А Катя и счетоводиха принялись за дело. Мария притащила из дома несколько комков негашеной извести и две рогожные кисти. Катя тем временем натаскала воды. Известь они загасили в большом старом ведре, стол и стулья выставили на улицу и начали промывать закопченные с довоенного еще времени табачным дымом стены и потолок. День был солнечный и теплый, в открытые окна тек пахучий апрельский воздух, тут же сушил пробеленные участки. Помещение преображалось, становилось светло, потолок будто поднимался. Улучшалось и настроение Кати, и, закончив побелку по первому разу, она, забрызганная известью, обвела взглядом кабинет, удивилась:
- Ты гляди-ка!
- А ты думала, - с улыбкой кивнула Мария. - Счас вот еще разок пробелим, да окна промоем, да пол выскоблим - и что твои палаты! Слава богу, теперь табачищем коптить некому. А там как-нибудь пол покрасим, оконные рамы…
- Ага, все сделаем! - по-детски воскликнула Катя. - Отец приедет и не узнает свой кабинет… - И тут же сникла: - Только вот третий месяц письма от него не приходит.
- Ну… ждать надо, - произнесла Мария, не глядя на Катю, не в силах поднять на нее глаза.
- Ждать… Я и жду, чем еще жить-то.
И она, бросив кисть, заплакала, прислонившись к влажной еще стене.

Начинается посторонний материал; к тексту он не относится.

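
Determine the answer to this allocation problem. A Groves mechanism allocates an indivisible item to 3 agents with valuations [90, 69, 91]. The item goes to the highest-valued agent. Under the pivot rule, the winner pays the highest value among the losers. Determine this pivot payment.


Step 1: The efficient winner is agent 2 with value 91
Step 2: Other agents' values: [90, 69]
Step 3: Pivot payment = max(others) = 90
Step 4: The winner pays 90

90


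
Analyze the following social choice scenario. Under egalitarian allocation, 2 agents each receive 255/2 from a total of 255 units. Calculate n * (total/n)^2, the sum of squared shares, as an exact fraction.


Step 1: Each agent's share = 255/2
Step 2: Square of each share = (255/2)^2 = 65025/4
Step 3: Sum of squares = 2 * 65025/4 = 65025/2

65025/2


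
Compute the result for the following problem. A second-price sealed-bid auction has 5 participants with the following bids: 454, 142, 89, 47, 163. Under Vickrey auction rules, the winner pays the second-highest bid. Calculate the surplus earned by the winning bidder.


Step 1: Sort bids in descending order: 454, 163, 142, 89, 47
Step 2: The winning bid is the highest: 454
Step 3: The payment equals the second-highest bid: 163
Step 4: Surplus = winner's bid - payment = 454 - 163 = 291

291


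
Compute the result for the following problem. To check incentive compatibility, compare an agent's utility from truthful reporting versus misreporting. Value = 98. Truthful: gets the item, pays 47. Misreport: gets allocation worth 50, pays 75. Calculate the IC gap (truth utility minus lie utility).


Step 1: U(truth) = value - payment = 98 - 47 = 51
Step 2: U(lie) = allocation - payment = 50 - 75 = -25
Step 3: IC gap = 51 - (-25) = 76

76


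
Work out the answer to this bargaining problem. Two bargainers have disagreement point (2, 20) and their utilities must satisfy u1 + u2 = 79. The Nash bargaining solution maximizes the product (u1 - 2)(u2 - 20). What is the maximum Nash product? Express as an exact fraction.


Step 1: The Nash solution splits surplus symmetrically above the disagreement point
Step 2: u1 = (total + d1 - d2)/2 = (79 + 2 - 20)/2 = 61/2
Step 3: u2 = (total - d1 + d2)/2 = (79 - 2 + 20)/2 = 97/2
Step 4: Nash product = (61/2 - 2) * (97/2 - 20)
Step 5: = 57/2 * 57/2 = 3249/4

3249/4


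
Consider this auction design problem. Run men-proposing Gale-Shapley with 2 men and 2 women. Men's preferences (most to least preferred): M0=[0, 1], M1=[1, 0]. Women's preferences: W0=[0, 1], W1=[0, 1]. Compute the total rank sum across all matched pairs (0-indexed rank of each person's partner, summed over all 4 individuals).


Step 1: Run Gale-Shapley (men propose, women hold best offer):
  M0 proposes to W0; she accepts
  M1 proposes to W1; she accepts
Step 2: Final matching: W0-M0, W1-M1
Step 3: 0-indexed ranks (man's rank of his match, then woman's): 0 + 0 + 0 + 1
Step 4: Total rank sum = 1

1


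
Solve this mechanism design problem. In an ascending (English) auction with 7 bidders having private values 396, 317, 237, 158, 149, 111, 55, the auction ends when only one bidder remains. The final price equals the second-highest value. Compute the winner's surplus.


Step 1: Identify the highest value: 396
Step 2: Identify the second-highest value: 317
Step 3: The final price = second-highest value = 317
Step 4: Surplus = 396 - 317 = 79

79


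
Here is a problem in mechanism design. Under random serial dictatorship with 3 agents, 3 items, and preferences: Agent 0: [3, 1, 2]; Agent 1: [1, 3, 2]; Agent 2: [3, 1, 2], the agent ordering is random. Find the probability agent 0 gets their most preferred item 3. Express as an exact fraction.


Step 1: Agent 0 wants item 3
Step 2: There are 6 possible orderings of agents
Step 3: In 3 orderings, agent 0 gets item 3
Step 4: Probability = 3/6 = 1/2

1/2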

- Опять реветь… - Мария подошла к ней, оторвала от стены, неловко прижала к себе. - Ну что ты… будет. Ничего. Что поделаешь? Ждать надо покудова…
Мария говорила все это сбивчиво, через силу, язык ей не повиновался. Катя уткнулась ей в забрызганное известью плечо, а Мария вздрагивающей рукой гладила ее по худой спине. Потом в сердцах отстранила ее от себя, властно и сурово бросила:
- Бери кисть!
Перемена в Марии была настолько неожиданной, что Катя, перестав плакать, с изумлением поглядела на нее.

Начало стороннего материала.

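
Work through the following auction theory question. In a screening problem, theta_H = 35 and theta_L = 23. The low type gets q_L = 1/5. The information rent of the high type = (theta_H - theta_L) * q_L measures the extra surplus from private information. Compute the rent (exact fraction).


Step 1: theta_H - theta_L = 35 - 23 = 12
Step 2: Information rent = (theta_H - theta_L) * q_L
Step 3: = 12 * 1/5
Step 4: = 12/5

12/5


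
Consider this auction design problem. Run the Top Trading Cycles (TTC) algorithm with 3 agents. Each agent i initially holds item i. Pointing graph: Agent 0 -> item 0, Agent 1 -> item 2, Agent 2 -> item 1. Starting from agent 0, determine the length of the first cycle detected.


Step 1: Trace the pointer graph from agent 0: 0 -> 0
Step 2: A cycle is detected when we revisit agent 0
Step 3: The cycle is: 0 -> 0
Step 4: Cycle length = 1

1


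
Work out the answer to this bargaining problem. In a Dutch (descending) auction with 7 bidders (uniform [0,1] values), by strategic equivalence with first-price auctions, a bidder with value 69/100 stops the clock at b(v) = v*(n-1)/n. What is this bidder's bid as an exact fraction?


Step 1: Dutch auctions are strategically equivalent to first-price auctions
Step 2: The equilibrium bid is b(v) = v*(n-1)/n
Step 3: b = 69/100 * 6/7
Step 4: b = 207/350

207/350


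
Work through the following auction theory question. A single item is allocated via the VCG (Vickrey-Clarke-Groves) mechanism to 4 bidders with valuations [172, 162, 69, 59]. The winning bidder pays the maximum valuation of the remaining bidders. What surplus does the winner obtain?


Step 1: The winner is the agent with the highest value: agent 0 with value 172
Step 2: Values of other agents: [162, 69, 59]
Step 3: VCG payment = max of others' values = 162
Step 4: Surplus = 172 - 162 = 10

10


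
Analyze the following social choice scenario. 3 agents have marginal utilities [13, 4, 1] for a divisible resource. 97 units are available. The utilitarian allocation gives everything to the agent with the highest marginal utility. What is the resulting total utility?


Step 1: The marginal utilities are [13, 4, 1]
Step 2: The highest marginal utility is 13
Step 3: All 97 units go to that agent
Step 4: Total utility = 13 * 97 = 1261

1261


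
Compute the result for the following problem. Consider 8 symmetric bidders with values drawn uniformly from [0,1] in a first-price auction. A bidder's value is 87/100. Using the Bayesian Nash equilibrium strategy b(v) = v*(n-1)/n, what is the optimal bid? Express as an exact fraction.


Step 1: The symmetric BNE bidding function is b(v) = v * (n-1) / n
Step 2: Substitute v = 87/100 and n = 8
Step 3: b = 87/100 * 7/8
Step 4: b = 609/800

609/800


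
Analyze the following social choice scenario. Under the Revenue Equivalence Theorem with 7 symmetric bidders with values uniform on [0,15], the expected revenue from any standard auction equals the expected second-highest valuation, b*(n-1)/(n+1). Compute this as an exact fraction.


Step 1: By Revenue Equivalence, expected revenue = b*(n-1)/(n+1)
Step 2: Substituting n = 7, b = 15
Step 3: Revenue = 15*(7-1)/(7+1) = 15*6/8
Step 4: Revenue = 90/8 = 45/4

45/4


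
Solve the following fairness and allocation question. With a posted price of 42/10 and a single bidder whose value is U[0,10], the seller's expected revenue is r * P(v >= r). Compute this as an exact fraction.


Step 1: Posted price r = 21/5, value support [0,10]
Step 2: P(v >= r) = (10 - 21/5)/10 = 29/50
Step 3: Expected revenue = r * P(v >= r) = 21/5 * 29/50
Step 4: Revenue = 609/250

609/250


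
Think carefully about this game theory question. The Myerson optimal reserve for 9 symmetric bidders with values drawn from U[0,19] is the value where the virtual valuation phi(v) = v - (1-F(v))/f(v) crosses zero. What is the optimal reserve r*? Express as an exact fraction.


Step 1: For U[0,19], F(v) = v/19 and f(v) = 1/19
Step 2: phi(v) = v - (1 - v/19)/(1/19) = v - (19 - v) = 2v - 19
Step 3: Set phi(r*) = 0: 2r* - 19 = 0
Step 4: r* = 19/2 (the number of bidders n = 9 does not enter)

19/2


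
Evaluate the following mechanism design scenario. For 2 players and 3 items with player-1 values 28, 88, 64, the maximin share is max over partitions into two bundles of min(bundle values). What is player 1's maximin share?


Step 1: Item values = 28, 88, 64
Step 2: Enumerate all 2-bundle partitions and take the smaller bundle:
  Partition 1: {28} vs {88,64} -> bundles 28, 152; min = 28
  Partition 2: {88} vs {28,64} -> bundles 88, 92; min = 88
  Partition 3: {64} vs {28,88} -> bundles 64, 116; min = 64
Step 3: MMS = max(28, 88, 64) = 88

88


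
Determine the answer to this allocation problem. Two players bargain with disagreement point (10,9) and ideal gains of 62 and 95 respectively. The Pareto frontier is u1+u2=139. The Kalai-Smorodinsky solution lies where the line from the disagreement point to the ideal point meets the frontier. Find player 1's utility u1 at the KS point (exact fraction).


Step 1: At the KS point, (u1-d1)/r1 = (u2-d2)/r2 = t and u1+u2 = 139
Step 2: u1 = d1 + r1*t and u2 = d2 + r2*t, so (d1 + r1*t) + (d2 + r2*t) = 139
Step 3: t = (139 - 10 - 9)/(62 + 95) = 120/157
Step 4: u1 = d1 + r1*t = 10 + 62 * 120/157 = 9010/157
Step 5: (Check: u2 = d2 + r2*t = 12813/157; u1+u2 = 9010/157 + 12813/157 = 139, on the frontier.)

9010/157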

- Расхлюпалась тут. На нее колхоз доверили, а она… Отец-то вот приедет, так похвалит?
Катя поморгала мокрыми ресницами, вытерла их белыми от извести пальцами.
- У кого счас горя нету? - продолжала счетоводиха. - У меня вон тоже мужика убили, у других. У каждого горя - сколь воды в море, до самых ноздрей плещется. Так что не у тебя одной.
Мария говорила все это зло и отрывисто, хлестала Катю словами без жалости. А та, забрызганная известью, стояла посреди пустого и гулкого кабинета, сжалась, как от холода, хотя через открытое окно тек в помещение теплый солнечный свет. Там, за окном, радуясь этому уже по-настоящему весеннему теплу, ошалело кричали воробьи - извечные спутники людей и в бедах, и в радостях, но Катя птичьих голосов не слышала, в ушах ее стоял какой-то больной звон.
- Что ты на меня орешь-то? - спросила она с обидой.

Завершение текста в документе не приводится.